O deputado desconversa, afirma que as informações estão sob segredo de justiça, mas não nega os telefonemas. Só não se dispõe a explicá-los. Para um senador, não revelado pela revista, Chinaglia comentou que as ligações têm a ver com “aluguel de carros” do empresário.

Para entender a doação de R$1 milhão ao PT, uma segunda pessoa entra no esquema: Rui Manoel Mendes Francisco. Nascido em Portugal, mas com passaporte francês, ele é sócio de Caio e Figueiredo. Juntos, os quatro revezam seus nomes, e os de suas ex-mulheres, nos contratos sociais de 20 empresas no Brasil, todas de bingo, caça-níqueis e exportação de diamantes.

O quarteto luso-angolano também está sendo investigado pela CPI por lavagem de dinheiro. A quebra do sigilo bancário de Rui Manoel revelou que em 2001, ele tinha R$5,5 milhões em “dinheiro disponível” no Brasil. Ou seja, dinheiro vivo. Um ano depois, declarou à Receita dispor de R$3,5 milhões em “dinheiro disponível”. Seu bolso emagreceu exatos R$2 milhões em dinheiro no ano da eleição presidencial.

“São elos que começam a se encaixar”, disse o senador Garibaldi Alves (PMDB-RN), relator da CPI. Em 2002, o empresário declara a venda de um barco de fibra de vidro, no valor de R$356 mil e um automóvel Suzuki de R$40 mil. Ele também incorpora ao seu patrimônio R$3 milhões de cotas do capital social de uma empresa que tem em sociedade com a própria mulher.

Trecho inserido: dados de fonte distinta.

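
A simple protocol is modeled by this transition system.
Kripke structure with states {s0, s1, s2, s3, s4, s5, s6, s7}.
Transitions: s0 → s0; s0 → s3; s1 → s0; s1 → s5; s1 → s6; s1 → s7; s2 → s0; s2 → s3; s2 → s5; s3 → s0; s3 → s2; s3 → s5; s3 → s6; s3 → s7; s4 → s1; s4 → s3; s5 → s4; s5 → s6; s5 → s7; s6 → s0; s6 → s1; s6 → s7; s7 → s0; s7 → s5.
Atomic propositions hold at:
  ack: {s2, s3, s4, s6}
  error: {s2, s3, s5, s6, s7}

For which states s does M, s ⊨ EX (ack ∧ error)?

{s0, s1, s2, s3, s4, s5}

Sat(ack ∧ error) = {s2, s3, s6}
Sat(EX (ack ∧ error)) = {s : some successor in {s2, s3, s6}} = {s0, s1, s2, s3, s4, s5}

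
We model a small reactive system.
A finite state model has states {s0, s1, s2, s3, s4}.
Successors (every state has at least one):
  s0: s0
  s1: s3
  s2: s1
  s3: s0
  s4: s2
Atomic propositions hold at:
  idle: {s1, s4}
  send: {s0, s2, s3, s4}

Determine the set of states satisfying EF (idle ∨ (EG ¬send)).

{s1, s2, s4}

Sat(¬send) = {s1}
EG ¬send: greatest fixpoint, start Z0 = {s1}, keep only states in Sat with some successor in Z. Z1 = ∅; fixed.
Sat(EG ¬send) = ∅
Sat(idle ∨ (EG ¬send)) = {s1, s4}
EF (idle ∨ (EG ¬send)): least fixpoint, start Z0 = {s1, s4}, add states with some successor in Z. Z1 = {s1, s2, s4}; fixed.
Sat(EF (idle ∨ (EG ¬send))) = {s1, s2, s4}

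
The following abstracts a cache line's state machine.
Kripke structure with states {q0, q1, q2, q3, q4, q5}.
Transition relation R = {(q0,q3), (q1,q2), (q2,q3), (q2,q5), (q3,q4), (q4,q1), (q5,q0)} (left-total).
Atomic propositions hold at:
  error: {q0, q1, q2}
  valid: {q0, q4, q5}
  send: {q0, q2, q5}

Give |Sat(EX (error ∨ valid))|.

Sat(error ∨ valid) = {q0, q1, q2, q4, q5}
Sat(EX (error ∨ valid)) = {s : some successor in {q0, q1, q2, q4, q5}} = {q1, q2, q3, q4, q5}
|Sat(EX (error ∨ valid))| = |{q1, q2, q3, q4, q5}| = 5.

5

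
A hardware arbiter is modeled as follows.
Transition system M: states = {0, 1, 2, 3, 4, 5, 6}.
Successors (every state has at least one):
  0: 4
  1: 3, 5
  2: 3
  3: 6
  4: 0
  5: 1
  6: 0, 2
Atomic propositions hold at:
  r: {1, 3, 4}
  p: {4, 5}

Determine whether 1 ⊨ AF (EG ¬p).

Yes

Sat(¬p) = {0, 1, 2, 3, 6}
EG ¬p: greatest fixpoint, start Z0 = {0, 1, 2, 3, 6}, keep only states in Sat with some successor in Z. Z1 = {1, 2, 3, 6}; fixed.
Sat(EG ¬p) = {1, 2, 3, 6}
AF (EG ¬p): least fixpoint, start Z0 = {1, 2, 3, 6}, add states with every successor in Z. Z1 = {1, 2, 3, 5, 6}; fixed.
Sat(AF (EG ¬p)) = {1, 2, 3, 5, 6}
1 ∈ Sat(AF (EG ¬p)) = {1, 2, 3, 5, 6}, so the formula holds at 1.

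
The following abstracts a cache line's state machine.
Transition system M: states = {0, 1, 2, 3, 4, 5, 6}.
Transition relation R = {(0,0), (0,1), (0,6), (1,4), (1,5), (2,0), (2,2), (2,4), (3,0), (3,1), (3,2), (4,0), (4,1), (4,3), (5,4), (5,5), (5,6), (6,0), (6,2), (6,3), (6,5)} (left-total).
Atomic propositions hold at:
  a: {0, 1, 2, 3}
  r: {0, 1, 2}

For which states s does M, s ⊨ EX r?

Sat(EX r) = {s : some successor in {0, 1, 2}} = {0, 2, 3, 4, 6}

{0, 2, 3, 4, 6}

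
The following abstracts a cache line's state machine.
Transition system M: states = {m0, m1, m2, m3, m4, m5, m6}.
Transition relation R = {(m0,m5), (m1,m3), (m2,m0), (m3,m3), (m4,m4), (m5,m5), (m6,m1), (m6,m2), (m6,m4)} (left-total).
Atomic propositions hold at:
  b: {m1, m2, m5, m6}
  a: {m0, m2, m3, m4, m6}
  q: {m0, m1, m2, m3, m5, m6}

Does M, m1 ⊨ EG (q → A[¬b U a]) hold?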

Outra providência tomada pela CPI foi o pedido de quebra do sigilo telefônico de duas dúzias de números já identificados, que foram utilizados pelos quatro bingueiros nos últimos cinco anos. Até agora só chegaram os dados das ligações interurbanas, mas que já revelam novos elos.

Caio, por exemplo, sempre telefonava para a Câmara dos Deputados e para o Senado. O único parlamentar até agora identificado é o deputado Ivan Ranzolin (PFL-SC). Há duas ligações para o bingueiro, uma da residência e outra do celular do deputado. Procurado por IstoÉ, primeiro Ranzolin disse que não sabia quem é o bingueiro. “Sou contra o funcionamento de bingos”, antecipou-se. Depois telefonou para explicar: “Minha filha tem uma amiga que trabalha no escritório dele.”

O telefone usado por Rui Manoel, por sua sua vez, mostra contatos constantes com Porto Alegre nos anos de 2001 e 2002, quando lá corria uma CPI da Assembléia Legislativa para investigar as ligações do governo petista de Olívio Dutra com os bingos e o jogo do bicho. O jogo no Rio Grande do Sul era reduto do goiano Carlinhos Cachoeira e o quarteto luso-angolano tentava ocupar o mercado local.